The following options are available:
- Data file. A single file in .csv or .xlsx format. The first row in the file is used as the name of the columns of the imported table. Each subsequent row in the file should describe a cell (though empty lines are ignored). Cells are identified by a combination of their barcode e.g. "AAGCT" and their sample name.
- First column defines sample. When this is enabled, the first column in the file will be treated as the sample name, and the second column defines the barcode. Subsequent columns are annotations on the cells.
- Cell format. How to extract the barcode, and optionally also the sample name, from the column containing the barcode. For example:
- If the cell format is set to "{barcode}-1" then a row that contains "AAGCT-1" in this column will be interpreted as describing a cell with barcode "AAGCT".
- If the cell format is set to "{sample}-{barcode}" then a row that contains "demo-AAGCT" in this column will be interpreted as describing a cell from sample "demo" with barcode "AAGCT".
- Expression matrix. This is optional when First column defines sample is enabled, or when Cell format describes how to extract the sample name. When an Expression Matrix is supplied:
- The sample name is taken from the matrix. If the file provides different sample names than the matrix, then the importer fails with an error. This can be useful when checking that the file being imported matches the supplied matrix.

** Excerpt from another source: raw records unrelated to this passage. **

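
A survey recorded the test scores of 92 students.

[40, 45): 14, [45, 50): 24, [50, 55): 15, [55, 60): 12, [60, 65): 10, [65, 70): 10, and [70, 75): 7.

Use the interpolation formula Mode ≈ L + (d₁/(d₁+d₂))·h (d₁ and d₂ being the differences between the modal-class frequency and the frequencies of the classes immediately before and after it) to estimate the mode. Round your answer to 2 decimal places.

Modal class: [45, 50) (highest frequency 24).
d₁ = 24 − 14 = 10, d₂ = 24 − 15 = 9
Mode ≈ 45 + (10/(10+9)) × 5 = 45 + 2.6316 = 47.6316

47.63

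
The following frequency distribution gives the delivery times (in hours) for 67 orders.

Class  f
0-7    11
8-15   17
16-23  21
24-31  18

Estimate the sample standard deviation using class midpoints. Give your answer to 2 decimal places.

8.38

Midpoints: 3.5, 11.5, 19.5, 27.5
n = 67, Σfm = 1138.5, mean = 16.9925
Σfm² = 23980.75
Σf(m − x̄)² = Σfm² − (Σfm)²/n = 23980.75 − 1138.5²/67 = 4634.7463
Sample variance = 4634.7463 / 66 = 70.2234
Standard deviation = √70.2234 = 8.3799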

- Rows in the file describing cells that are not in the matrix are skipped.
- Map clusters to QIAGEN Cell Ontology. When this is enabled, clusters will be translated, if possible, to the QIAGEN Cell Ontology (see The QIAGEN Cell Ontology). The translation attempts to match each cluster with a cell type from the ontology based on the name and known synonyms. For example, `alveolar epithelial cells' are also called `pneumocytes'. If the data file contains an `alveolar epithelial cells' cluster (as in figure 2.4) and this option is selected, then in the imported file the cluster will be named `pneumocytes' (see figure 2.5). This option can be useful when standardizing cell annotations from different sources. It is especially recommended if the imported data will be used to extend a QIAGEN Cell Type Classifier using the Train Cell Type Classifier tool (Train Cell Type Classifier).
Figure 2.4: An example of a file that could be imported with Import Cell Clusters. The file contains three different clusterings.
Figure 2.5: The result of importing the file shown in figure 2.4 using the option `Map clusters to QIAGEN Cell Ontology'. Note that all cell types have been translated to terms in the QIAGEN Cell Ontology. For example, `T cells' have been standardized to `T lymphocytes', and `alveolar epithelial cells' have been standardized to `pneumocytes'.